Fausto “N”, cercano a Cuén y señalado como la persona que lo acompañó durante los acontecimientos, fue detenido el 19 de agosto de 2026 en la Ciudad de México. La FGR informó que obtuvo prisión preventiva justificada y posteriormente consiguió que fuera vinculado a proceso por su probable participación en el encubrimiento del homicidio y por falsedad de declaraciones.

De acuerdo con la Fiscalía, durante la investigación se identificaron elementos que apuntan a que Fausto “N” habría proporcionado información falsa a las autoridades sobre las circunstancias en que ocurrió el asesinato.

La detención reactivó también el interés sobre la primera investigación realizada por las autoridades de Sinaloa. La FGR había señalado desde 2024 inconsistencias en los peritajes y en la reconstrucción de los hechos ocurridos supuestamente en la gasolinera.

Entre las irregularidades identificadas se mencionó que no se encontraron elementos que permitieran sostener que los disparos se hubieran producido en la estación de servicio y que las imágenes disponibles tampoco permitían establecer de manera concluyente que la persona atacada ahí fuera Cuén.

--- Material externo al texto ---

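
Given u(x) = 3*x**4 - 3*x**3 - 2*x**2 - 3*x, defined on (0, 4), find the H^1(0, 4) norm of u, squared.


||u||_{H^1}^2 = 31213508/105

The H^1 norm (squared) on an interval (0, L) is
  ||u||_{H^1}^2 = ∫_0^L u(x)^2 dx + ∫_0^L u'(x)^2 dx.
Compute u'(x) = 12*x**3 - 9*x**2 - 4*x - 3.
Then u(x)^2 = 9*x**8 - 18*x**7 - 3*x**6 - 6*x**5 + 22*x**4 + 12*x**3 + 9*x**2 and u'(x)^2 = 144*x**6 - 216*x**5 - 15*x**4 + 70*x**2 + 24*x + 9.
Integrate each monomial from 0 to 4 using ∫_0^4 c·x^n dx = c·4^(n+1)/(n+1):
  ∫_0^4 u(x)^2 dx = ∫_0^4 (9*x^8 - 18*x^7 - 3*x^6 - 6*x^5 + 22*x^4 + 12*x^3 + 9*x^2) dx. Term by term:
    ∫_0^4 9*x^8 dx = 262144;  ∫_0^4 -18*x^7 dx = -147456;  ∫_0^4 -3*x^6 dx = -49152/7;
    ∫_0^4 -6*x^5 dx = -4096;  ∫_0^4 22*x^4 dx = 22528/5;  ∫_0^4 12*x^3 dx = 768;
    ∫_0^4 9*x^2 dx = 192.
  Sum: 262144 − 147456 − 49152/7 − 4096 + 22528/5 + 768 + 192 = 3816256/35.
  ∫_0^4 u'(x)^2 dx = ∫_0^4 (144*x^6 - 216*x^5 - 15*x^4 + 70*x^2 + 24*x + 9) dx. Term by term:
    ∫_0^4 144*x^6 dx = 2359296/7;  ∫_0^4 -216*x^5 dx = -147456;  ∫_0^4 -15*x^4 dx = -3072;
    ∫_0^4 70*x^2 dx = 4480/3;  ∫_0^4 24*x dx = 192;  ∫_0^4 9 dx = 36.
  Sum: 2359296/7 − 147456 − 3072 + 4480/3 + 192 + 36 = 3952948/21.
Adding: ||u||_{H^1}^2 = 3816256/35 + 3952948/21 = 31213508/105.


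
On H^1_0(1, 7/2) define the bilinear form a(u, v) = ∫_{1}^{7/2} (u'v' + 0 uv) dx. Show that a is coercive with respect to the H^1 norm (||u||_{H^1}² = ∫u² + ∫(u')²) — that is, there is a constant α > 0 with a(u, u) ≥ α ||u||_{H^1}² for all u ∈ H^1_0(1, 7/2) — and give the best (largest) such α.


α = 4*π^2/(25 + 4*π^2)

Coercivity of a(·,·) on H^1_0(1, 7/2) means a(u, u) ≥ α ||u||_{H^1}² for every u ∈ H^1_0.
The interval has length L = 5/2, and Poincaré/coercivity depend only on L. Here a(u, u) = ∫(u')² + (0)·∫u².
Here c = 0, so a(u,u) = ∫(u')² alone. The condition a(u,u) ≥ α||u||_{H^1}² reads (1−α)∫(u')² ≥ (α−c)∫u². Any admissible α is ≤ 1 (rapidly oscillating u have ∫u²/∫(u')² → 0), and α = 1 would force 0 ≥ (1−c)∫u², impossible since c < 1; so 1−α > 0. By the sharp Poincaré inequality on H^1_0 of an interval of length L, ∫(u')² ≥ (π/L)²∫u² with equality for the first sine mode sin(π(x−x₀)/L) (x₀ the left endpoint), so the inequality holds for all u iff (1−α)(π/L)² ≥ α − c, i.e. α ≤ ((π/L)² + c)/((π/L)² + 1) = (1 + c(L/π)²)/(1 + (L/π)²). (Direct route, valid since c ≤ 0: Poincaré gives c∫u² ≥ c(L/π)²∫(u')², so a(u,u) ≥ (1 + c(L/π)²)∫(u')², while ||u||_{H^1}² ≤ (1 + (L/π)²)∫(u')²; dividing yields the same α.) With (π/L)² = 4*π^2/25 and c = 0, the largest admissible constant is α = ((π/L)² + c)/((π/L)² + 1).
Simplifying, α = 4*π^2/(25 + 4*π^2).


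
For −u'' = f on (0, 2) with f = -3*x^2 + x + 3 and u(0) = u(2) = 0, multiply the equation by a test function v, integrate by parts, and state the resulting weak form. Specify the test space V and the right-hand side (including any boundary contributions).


V = H^1_0(0, 2) (so v(0) = v(2) = 0); weak form: ∫_0^2 u'v' dx = ∫_0^2 (-3*x^2 + x + 3) v dx for all v ∈ V.

Multiply both sides by a test function v and integrate from 0 to 2:
  ∫_0^2 −u''(x) v(x) dx = ∫_0^2 f(x) v(x) dx.
Integrate the LHS by parts once:
  ∫_0^2 −u'' v dx = −[u'(x) v(x)]_0^2 + ∫_0^2 u'(x) v'(x) dx.
Thus ∫_0^2 u'(x) v'(x) dx = ∫_0^2 f(x) v(x) dx + [u'(x) v(x)]_0^2.
Choose V so that boundary terms are either known or forced to vanish.
u is Dirichlet: u(0) = u(2) = 0. Let V = H^1_0(0, 2); then v(0) = v(2) = 0, and [u' v]_0^2 = 0.
Weak formulation: find u (satisfying any essential BC) such that ∫_0^2 u'(x) v'(x) dx = ∫_0^2 f v dx for all v ∈ V.
Substituting f(x) = -3*x^2 + x + 3, the right-hand side is ∫_0^2 (-3*x^2 + x + 3) v dx.


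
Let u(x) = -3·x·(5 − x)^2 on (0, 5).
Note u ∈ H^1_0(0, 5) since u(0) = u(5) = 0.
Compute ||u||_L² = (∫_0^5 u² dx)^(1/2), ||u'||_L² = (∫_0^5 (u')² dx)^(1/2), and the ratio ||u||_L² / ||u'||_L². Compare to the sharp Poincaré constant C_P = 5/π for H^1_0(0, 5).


||u||_L² / ||u'||_L² = 5*sqrt(14)/14 < C_P = 5/π.

u(x) = -3·x·(5 − x)^2, so u'(x) = 3*(5 - 3*x)*(x - 5).
u(x) = -3·x·(5 − x)^2 vanishes at x = 0 and x = 5, so u ∈ H^1_0(0, 5). Differentiate via the product rule and integrate the resulting polynomials term by term.
  ∫_0^5 u² dx = ∫_0^5 (9*x^6 - 180*x^5 + 1350*x^4 - 4500*x^3 + 5625*x^2) dx. Term by term:
    ∫_0^5 9*x^6 dx = 703125/7;  ∫_0^5 -180*x^5 dx = -468750;  ∫_0^5 1350*x^4 dx = 843750;
    ∫_0^5 -4500*x^3 dx = -703125;  ∫_0^5 5625*x^2 dx = 234375.
  Sum: 703125/7 − 468750 + 843750 − 703125 + 234375 = 46875/7.
  ∫_0^5 (u')² dx = ∫_0^5 (81*x^4 - 1080*x^3 + 4950*x^2 - 9000*x + 5625) dx. Term by term:
    ∫_0^5 81*x^4 dx = 50625;  ∫_0^5 -1080*x^3 dx = -168750;  ∫_0^5 4950*x^2 dx = 206250;
    ∫_0^5 -9000*x dx = -112500;  ∫_0^5 5625 dx = 28125.
  Sum: 50625 − 168750 + 206250 − 112500 + 28125 = 3750.
∫_0^5 u² dx = 46875/7, so ||u||_L² = 125*sqrt(21)/7.
∫_0^5 (u')² dx = 3750, so ||u'||_L² = 25*sqrt(6).
Ratio ||u||_L² / ||u'||_L² = 5*sqrt(14)/14.
Sharp Poincaré constant on H^1_0(0, 5) is C_P = L/π = 5/π, achieved by sin(π/5·x).
A polynomial bump cannot attain the sharp Poincaré constant (only the first sine eigenfunction does), so the ratio is strictly less than C_P, consistent with ||u||_L² ≤ C_P ||u'||_L².


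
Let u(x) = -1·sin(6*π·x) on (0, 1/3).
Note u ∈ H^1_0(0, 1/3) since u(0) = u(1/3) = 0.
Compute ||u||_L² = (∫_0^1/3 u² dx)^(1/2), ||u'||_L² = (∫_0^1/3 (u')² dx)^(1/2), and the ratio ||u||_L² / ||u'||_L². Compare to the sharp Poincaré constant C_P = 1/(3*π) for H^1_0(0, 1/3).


||u||_L² / ||u'||_L² = 1/(6*π) < C_P = 1/(3*π).

u(x) = -1·sin(6*π·x), so u'(x) = -6*π*cos(6*π*x).
Writing u(x) = A·sin(kπx/L) with A = -1 and k = 2, use ∫_0^L sin²(kπx/L) dx = L/2 and ∫_0^L cos²(kπx/L) dx = L/2.
u² = 1·sin²(6*π·x) and (u')² = 36*π^2·cos²(6*π·x), and each of sin², cos² integrates to L/2 = 1/6 over (0, 1/3).
∫_0^1/3 u² dx = 1/6, so ||u||_L² = sqrt(6)/6.
∫_0^1/3 (u')² dx = 6*π^2, so ||u'||_L² = sqrt(6)*π.
Ratio ||u||_L² / ||u'||_L² = 1/(6*π).
Sharp Poincaré constant on H^1_0(0, 1/3) is C_P = L/π = 1/(3*π), achieved by sin(3*π·x).
This is the k = 2 harmonic; the ratio L/(kπ) is strictly less than C_P = L/π, consistent with the sharp inequality ||u||_L² ≤ C_P ||u'||_L².


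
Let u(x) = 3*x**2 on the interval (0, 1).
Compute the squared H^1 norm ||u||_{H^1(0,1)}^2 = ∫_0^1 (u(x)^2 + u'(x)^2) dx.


||u||_{H^1}^2 = 69/5

The H^1 norm (squared) on an interval (0, L) is
  ||u||_{H^1}^2 = ∫_0^L u(x)^2 dx + ∫_0^L u'(x)^2 dx.
Compute u'(x) = 6*x.
Then u(x)^2 = 9*x**4 and u'(x)^2 = 36*x**2.
Integrate each monomial from 0 to 1 using ∫_0^1 c·x^n dx = c·1^(n+1)/(n+1):
  ∫_0^1 u(x)^2 dx = ∫_0^1 (9*x^4) dx. Term by term:
    ∫_0^1 9*x^4 dx = 9/5.
  ∫_0^1 u'(x)^2 dx = ∫_0^1 (36*x^2) dx. Term by term:
    ∫_0^1 36*x^2 dx = 12.
Adding: ||u||_{H^1}^2 = 9/5 + 12 = 69/5.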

La investigación federal también derivó en cuestionamientos contra funcionarios que participaron en las primeras diligencias. La entonces fiscal de Sinaloa, Sara Bruna Quiñónez, presentó su renuncia después de que la FGR asumiera el caso y señalara inconsistencias en la investigación estatal.

El caso tiene además una dimensión política debido a la relación que mantenían Cuén y Rocha Moya. Ambos habían sido aliados políticos, pero con el paso de los años sus diferencias se profundizaron, particularmente alrededor de la Universidad Autónoma de Sinaloa y del control político en el estado.

Rocha Moya ha negado haber participado en la reunión del 25 de julio de 2024 y ha rechazado señalamientos que lo relacionen con actividades delictivas. El Gobierno de Sinaloa informó en su momento que el mandatario había solicitado que se investigara el asesinato de Cuén con apego a los hechos y al marco jurídico.

La detención de Fausto “N” ocurre además en un contexto de nuevas investigaciones federales relacionadas con los acontecimientos del 25 de julio de 2024. La FGR también informó en agosto de 2026 sobre la detención de una persona considerada probable implicada en el secuestro de Ismael Zambada.

El caso de Cuén permanece abierto y las acusaciones contra las personas involucradas deberán ser acreditadas ante los tribunales. La FGR ha señalado expresamente que las personas imputadas deben ser consideradas inocentes mientras no exista una sentencia condenatoria.

A casi dos años del asesinato, la investigación federal mantiene como uno de sus principales objetivos establecer qué ocurrió realmente con Cuén, quiénes participaron en su muerte y qué relación tuvieron esos hechos con la operación mediante la cual “El Mayo” Zambada fue privado de su libertad y llevado a Estados Unidos.